A split image depicts Hope Van Dyne and Natasha Romanoff in the Marvel Cinematic Universe

The reveal that Hank is seeking revenge because he believes Fury manipulated Hope into being a SHIELD agent gives the audience a few interesting pieces of information. Hope isn’t an agent in the normal timeline, making that the actual divergent point in the episode.

The mission where Hope was killed is also a nod to one the audience has heard about before. She died in 2006 (Black Widow says she died two years ago when accessing files) in Odessa. That’s where Natasha was sent to retrieve a SHIELD asset, as she recalls the events of the mission to Steve Rogers in The Winter Soldier. She was shot when trying to protect the asset by the Winter Soldier, and is one of his only victims to survive. It seems Hope wasn’t that lucky.
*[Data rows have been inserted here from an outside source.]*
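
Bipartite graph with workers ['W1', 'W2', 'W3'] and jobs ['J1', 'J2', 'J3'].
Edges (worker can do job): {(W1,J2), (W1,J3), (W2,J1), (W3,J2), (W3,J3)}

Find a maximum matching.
Matching: {(W1,J3), (W2,J1), (W3,J2)}

Maximum matching (size 3):
  W1 → J3
  W2 → J1
  W3 → J2

Each worker is assigned to at most one job, and each job to at most one worker.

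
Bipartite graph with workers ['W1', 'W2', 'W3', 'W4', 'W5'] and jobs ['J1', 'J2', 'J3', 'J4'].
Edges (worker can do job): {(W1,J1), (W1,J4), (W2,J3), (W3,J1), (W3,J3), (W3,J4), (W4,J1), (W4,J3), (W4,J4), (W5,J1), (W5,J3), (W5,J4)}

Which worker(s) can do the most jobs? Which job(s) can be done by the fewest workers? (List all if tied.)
Most versatile: W3, W4, W5 (3 jobs); Least covered: J2 (0 workers)

Worker degrees (jobs they can do): W1:2, W2:1, W3:3, W4:3, W5:3
Job degrees (workers who can do it): J1:4, J2:0, J3:4, J4:4

Maximum worker degree is 3, achieved by: W3, W4, W5
Minimum job degree is 0, achieved by: J2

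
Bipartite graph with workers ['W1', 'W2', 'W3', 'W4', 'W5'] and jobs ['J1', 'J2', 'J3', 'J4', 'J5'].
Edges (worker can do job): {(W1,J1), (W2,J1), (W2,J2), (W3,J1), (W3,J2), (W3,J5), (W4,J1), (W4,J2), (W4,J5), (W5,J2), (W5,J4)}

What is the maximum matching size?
Maximum matching size = 4

Maximum matching: {(W2,J2), (W3,J5), (W4,J1), (W5,J4)}
Size: 4

This assigns 4 workers to 4 distinct jobs.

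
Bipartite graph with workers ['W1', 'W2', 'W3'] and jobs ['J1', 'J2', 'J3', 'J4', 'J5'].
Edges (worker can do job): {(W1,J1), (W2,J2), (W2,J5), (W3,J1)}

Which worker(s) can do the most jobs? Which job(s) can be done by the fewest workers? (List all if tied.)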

“...A Part Of Something Greater Than Themselves…”

Nick Fury and Hawkeye on a SHIELD base in What If

Nick Fury doesn’t just get to repeat his lines about the idea of the Avengers Initiative. He also gets to repeat bits of what is, presumably, his recruitment speech for SHIELD. When he tells Hank Pym that SHIELD agents are people willing to die for something bigger, willing to be a part of something bigger than themselves, that’s an oft-repeated line in the MCU.

Where fans have heard it the most, however, is in Agents Of SHIELD. Coulson is someone who remembers Fury’s speech to him nearly word for word and repeats it back in a few different episodes, including when John Garrett is revealed as a Hydra operative in the first season.

Loki Uses A Familiar Weapon

A split image depicts the Casket Of Ancient Winters in What If Episode 3 and Thor

When Loki brings Asgardian forces to Earth, he makes a strong display of force. The only other Asgardian who gets a line is Lady Sif, which is fitting since Jaimie Alexander also recently reprised her role in the Disney Plus Loki series.

Loki’s weapon has also been seen by the audience before. In Thor, he uses the Casket Of Ancient Winters to freeze the bifrost. The weapon is actually a pwoer source once used by the Frost Giants, but confiscated after war with them. It actually reveals Loki’s Frost Giant heritage the first time he tries to seize it in the movie. It’s also labeled as “weak” by Hela when she destroys Odin’s vault in Thor: Ragnarok.

Loki Believes That Humanity Wants To Be Ruled

Loki as he appears in What If episode 3

It only takes Loki a matter of days to present himself and Asgard as someone who can take over the planet. He gives a version of the same speech he offers up in The Avengers, though it takes place much earlier in the timeline, at the United Nations. That’s the same location in which, in The Avengers, Steve Rogers and an unknown man in the crowd, refuse to kneel before him, much like Nick Fury refuses earlier in the episode.

What If…? is currently streaming on Disney Plus with new episodes available on Wednesdays.